Sementara itu, COO dan Co-Owner Privilege Palembang, Ryoga Nugraha, mengatakan kegiatan pembelajaran Al-Qur’an bagi komunitas tuli sebenarnya telah berjalan sebelum pembangunan gedung dimulai.
Menurutnya, pembangunan fasilitas permanen merupakan bagian dari upaya untuk memberikan tempat yang lebih layak sekaligus mendukung keberlanjutan kegiatan pembelajaran yang selama ini telah dilakukan.
“Kegiatan pembelajaran Al-Qur’an sebenarnya sudah berjalan sebelum pembangunan fisik ini dimulai,” ungkap Ryoga.
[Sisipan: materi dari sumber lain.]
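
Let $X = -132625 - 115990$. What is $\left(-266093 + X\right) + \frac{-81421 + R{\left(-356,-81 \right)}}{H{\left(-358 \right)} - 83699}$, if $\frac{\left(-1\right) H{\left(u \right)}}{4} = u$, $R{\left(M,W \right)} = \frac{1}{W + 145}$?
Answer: $- \frac{2709977703361}{5265088} \approx -5.1471 \cdot 10^{5}$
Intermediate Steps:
$R{\left(M,W \right)} = \frac{1}{145 + W}$
$X = -248615$ ($X = -132625 - 115990 = -248615$)
$H{\left(u \right)} = - 4 u$
$\left(-266093 + X\right) + \frac{-81421 + R{\left(-356,-81 \right)}}{H{\left(-358 \right)} - 83699} = \left(-266093 - 248615\right) + \frac{-81421 + \frac{1}{145 - 81}}{\left(-4\right) \left(-358\right) - 83699} = -514708 + \frac{-81421 + \frac{1}{64}}{1432 - 83699} = -514708 + \frac{-81421 + \frac{1}{64}}{-82267} = -514708 - - \frac{5210943}{5265088} = -514708 + \frac{5210943}{5265088} = - \frac{2709977703361}{5265088}$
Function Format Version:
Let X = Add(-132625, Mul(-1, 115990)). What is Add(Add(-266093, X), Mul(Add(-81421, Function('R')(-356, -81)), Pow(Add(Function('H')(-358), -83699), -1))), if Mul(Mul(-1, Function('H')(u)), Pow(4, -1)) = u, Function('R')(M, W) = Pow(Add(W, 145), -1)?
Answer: Rational(-2709977703361, 5265088) ≈ -5.1471e+5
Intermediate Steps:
Function('R')(M, W) = Pow(Add(145, W), -1)
X = -248615 (X = Add(-132625, -115990) = -248615)
Function('H')(u) = Mul(-4, u)
Add(Add(-266093, X), Mul(Add(-81421, Function('R')(-356, -81)), Pow(Add(Function('H')(-358), -83699), -1))) = Add(Add(-266093, -248615), Mul(Add(-81421, Pow(Add(145, -81), -1)), Pow(Add(Mul(-4, -358), -83699), -1))) = Add(-514708, Mul(Add(-81421, Pow(64, -1)), Pow(Add(1432, -83699), -1))) = Add(-514708, Mul(Add(-81421, Rational(1, 64)), Pow(-82267, -1))) = Add(-514708, Mul(Rational(-5210943, 64), Rational(-1, 82267))) = Add(-514708, Rational(5210943, 5265088)) = Rational(-2709977703361, 5265088)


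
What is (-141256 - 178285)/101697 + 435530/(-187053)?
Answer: -34687732361/6340909647 ≈ -5.4705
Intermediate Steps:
(-141256 - 178285)/101697 + 435530/(-187053) = -319541*1/101697 + 435530*(-1/187053) = -319541/101697 - 435530/187053 = -34687732361/6340909647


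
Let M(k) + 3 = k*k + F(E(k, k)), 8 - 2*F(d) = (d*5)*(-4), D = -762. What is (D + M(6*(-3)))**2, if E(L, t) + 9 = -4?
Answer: 321489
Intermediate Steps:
E(L, t) = -13 (E(L, t) = -9 - 4 = -13)
F(d) = 4 + 10*d (F(d) = 4 - d*5*(-4)/2 = 4 - 5*d*(-4)/2 = 4 - (-10)*d = 4 + 10*d)
M(k) = -129 + k**2 (M(k) = -3 + (k*k + (4 + 10*(-13))) = -3 + (k**2 + (4 - 130)) = -3 + (k**2 - 126) = -3 + (-126 + k**2) = -129 + k**2)
(D + M(6*(-3)))**2 = (-762 + (-129 + (6*(-3))**2))**2 = (-762 + (-129 + (-18)**2))**2 = (-762 + (-129 + 324))**2 = (-762 + 195)**2 = (-567)**2 = 321489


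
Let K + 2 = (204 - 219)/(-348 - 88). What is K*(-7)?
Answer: 5999/436 ≈ 13.759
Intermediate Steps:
K = -857/436 (K = -2 + (204 - 219)/(-348 - 88) = -2 - 15/(-436) = -2 - 15*(-1/436) = -2 + 15/436 = -857/436 ≈ -1.9656)
K*(-7) = -857/436*(-7) = 5999/436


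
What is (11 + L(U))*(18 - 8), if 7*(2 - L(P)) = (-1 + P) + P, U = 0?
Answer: 920/7 ≈ 131.43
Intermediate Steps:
L(P) = 15/7 - 2*P/7 (L(P) = 2 - ((-1 + P) + P)/7 = 2 - (-1 + 2*P)/7 = 2 + (⅐ - 2*P/7) = 15/7 - 2*P/7)
(11 + L(U))*(18 - 8) = (11 + (15/7 - 2/7*0))*(18 - 8) = (11 + (15/7 + 0))*10 = (11 + 15/7)*10 = (92/7)*10 = 920/7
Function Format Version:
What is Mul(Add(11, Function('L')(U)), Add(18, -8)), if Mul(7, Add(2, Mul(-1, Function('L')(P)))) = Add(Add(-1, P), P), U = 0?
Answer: Rational(920, 7) ≈ 131.43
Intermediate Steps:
Function('L')(P) = Add(Rational(15, 7), Mul(Rational(-2, 7), P)) (Function('L')(P) = Add(2, Mul(Rational(-1, 7), Add(Add(-1, P), P))) = Add(2, Mul(Rational(-1, 7), Add(-1, Mul(2, P)))) = Add(2, Add(Rational(1, 7), Mul(Rational(-2, 7), P))) = Add(Rational(15, 7), Mul(Rational(-2, 7), P)))
Mul(Add(11, Function('L')(U)), Add(18, -8)) = Mul(Add(11, Add(Rational(15, 7), Mul(Rational(-2, 7), 0))), Add(18, -8)) = Mul(Add(11, Add(Rational(15, 7), 0)), 10) = Mul(Add(11, Rational(15, 7)), 10) = Mul(Rational(92, 7), 10) = Rational(920, 7)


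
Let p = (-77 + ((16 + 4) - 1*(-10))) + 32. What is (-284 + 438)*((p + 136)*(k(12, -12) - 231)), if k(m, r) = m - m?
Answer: -4304454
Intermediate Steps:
k(m, r) = 0
p = -15 (p = (-77 + (20 + 10)) + 32 = (-77 + 30) + 32 = -47 + 32 = -15)
(-284 + 438)*((p + 136)*(k(12, -12) - 231)) = (-284 + 438)*((-15 + 136)*(0 - 231)) = 154*(121*(-231)) = 154*(-27951) = -4304454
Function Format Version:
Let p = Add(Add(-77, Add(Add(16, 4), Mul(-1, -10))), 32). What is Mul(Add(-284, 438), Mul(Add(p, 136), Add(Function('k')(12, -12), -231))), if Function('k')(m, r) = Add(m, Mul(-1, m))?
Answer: -4304454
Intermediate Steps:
Function('k')(m, r) = 0
p = -15 (p = Add(Add(-77, Add(20, 10)), 32) = Add(Add(-77, 30), 32) = Add(-47, 32) = -15)
Mul(Add(-284, 438), Mul(Add(p, 136), Add(Function('k')(12, -12), -231))) = Mul(Add(-284, 438), Mul(Add(-15, 136), Add(0, -231))) = Mul(154, Mul(121, -231)) = Mul(154, -27951) = -4304454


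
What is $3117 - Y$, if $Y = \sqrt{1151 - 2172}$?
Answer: $3117 - i \sqrt{1021} \approx 3117.0 - 31.953 i$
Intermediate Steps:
$Y = i \sqrt{1021}$ ($Y = \sqrt{-1021} = i \sqrt{1021} \approx 31.953 i$)
$3117 - Y = 3117 - i \sqrt{1021}$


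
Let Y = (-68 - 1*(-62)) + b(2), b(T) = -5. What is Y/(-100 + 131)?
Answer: -11/31 ≈ -0.35484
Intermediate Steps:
Y = -11 (Y = (-68 - 1*(-62)) - 5 = (-68 + 62) - 5 = -6 - 5 = -11)
Y/(-100 + 131) = -11/(-100 + 131) = -11/31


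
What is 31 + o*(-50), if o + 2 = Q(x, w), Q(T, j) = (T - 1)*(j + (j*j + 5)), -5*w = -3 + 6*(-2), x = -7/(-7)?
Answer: 131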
Ia berharap keberadaan Rumah Tahfidz Tuli ke depan dapat berkembang menjadi pusat pembelajaran keagamaan yang lebih komprehensif. Tidak hanya bagi komunitas tuli, tetapi juga dapat menjadi bagian dari ekosistem pendidikan dan pemberdayaan masyarakat disabilitas lainnya di Sumatera Selatan.
Groundbreaking pembangunan Rumah Tahfidz Tuli tersebut turut dihadiri sejumlah Kepala Organisasi Perangkat Daerah (OPD) Pemerintah Provinsi Sumatera Selatan serta sejumlah tamu undangan.
Pembangunan fasilitas ini sekaligus menjadi pesan bahwa keterbatasan pendengaran bukan menjadi penghalang bagi seseorang untuk mendekatkan diri kepada Al-Qur’an. Dengan metode yang tepat, dukungan tenaga pengajar, serta fasilitas yang inklusif, sahabat tuli juga memiliki kesempatan yang sama untuk belajar dan menghafalkan kitab suci.
Rumah Tahfidz Tuli di Palembang diharapkan tidak berhenti sebagai sebuah bangunan baru, tetapi menjadi awal dari semakin luasnya akses pendidikan Al-Qur’an bagi penyandang disabilitas di Sumatera Selatan dan Indonesia.